When I saw Robin Richardson Gilbert reach into that beaten steamer trunk, it felt like she was opening an ancient family tomb. It contained the priceless bequest she had received from her mother in 1993 – a tangible legacy that defined 180 years of family history. On the occasion of her son’s 4th grade show-and-tell she was persuaded to display a few choice items. Otherwise, she has kept its contents securely stored away in that old wooden trunk, patiently waiting to pass it on to the next generation.
But on that warm September afternoon in 2012 Robin was ready: it was high time for an airing out. With her British expat husband providing humorous commentary, and their enthusiastic son helping his mother display the items on the dining room table, the venerable family pageant began. Her ancestors had emigrated to America in 1831 from County Tyrone during the Irish Diaspora, and they had put down roots as farmers in Salem Township, Knox County, Illinois. The oldest contents had come across the ocean with those hardy pioneers, and each succeeding generation had made their own unique contribution to the whole. It was jammed to the brim without a square to spare.
Out came the Victorian Era jackets, ancient scrapbooks, photographic tintypes, graduation robes, gold-rimmed glasses, property deeds, multiple diaries dating back to that first trip across the Atlantic, the worn family Bible, newspaper clippings of national triumphs and tragedies. The trunk seemed bottomless. And then I saw the letters.
When she brought forth the notebook containing the Civil War correspondence that her Great Uncle John H. Mathews (and his brother Thomas) had faithfully written to their younger brother William Watson Mathews (her great-grandfather), I was mightily impressed. Those carefully preserved letters began with Mathews’ first-hand account of the bloody Siege of Vicksburg, fought with the 77th Illinois Infantry Regiment. Her uncle John had been badly wounded during the assault on May 22, 1863, but he survived.
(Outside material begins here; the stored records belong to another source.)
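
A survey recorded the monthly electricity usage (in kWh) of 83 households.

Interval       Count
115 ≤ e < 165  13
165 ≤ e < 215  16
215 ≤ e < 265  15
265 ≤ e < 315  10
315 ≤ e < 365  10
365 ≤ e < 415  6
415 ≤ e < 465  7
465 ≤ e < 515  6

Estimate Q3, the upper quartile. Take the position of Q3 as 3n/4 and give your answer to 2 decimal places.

Cumulative frequencies: 13, 29, 44, 54, 64, 70, 77, 83
n = 83; position = 3n/4 = 62.25.
This falls in the class 315 ≤ e < 365: L = 315, F = 54, f = 10, h = 50.
Upper quartile ≈ 315 + ((62.25 − 54) / 10) × 50 = 356.2500

356.25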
The letters traced the entirety of Mathews’ Civil War journey, from his long and difficult medical recovery to his service with the Volunteer Reserve Corps as a provost guard at the Point Lookout Prison in Maryland. The letters from Point Lookout include his powerful testimony about the difficult conditions at the notorious prison, the assassination of Abraham Lincoln, and his first-hand account of the subsequent search for John Wilkes Booth along the Potomac River and Chesapeake Bay. I asked Robin for her permission to post the letters here, and she agreed. Thank you, Robin.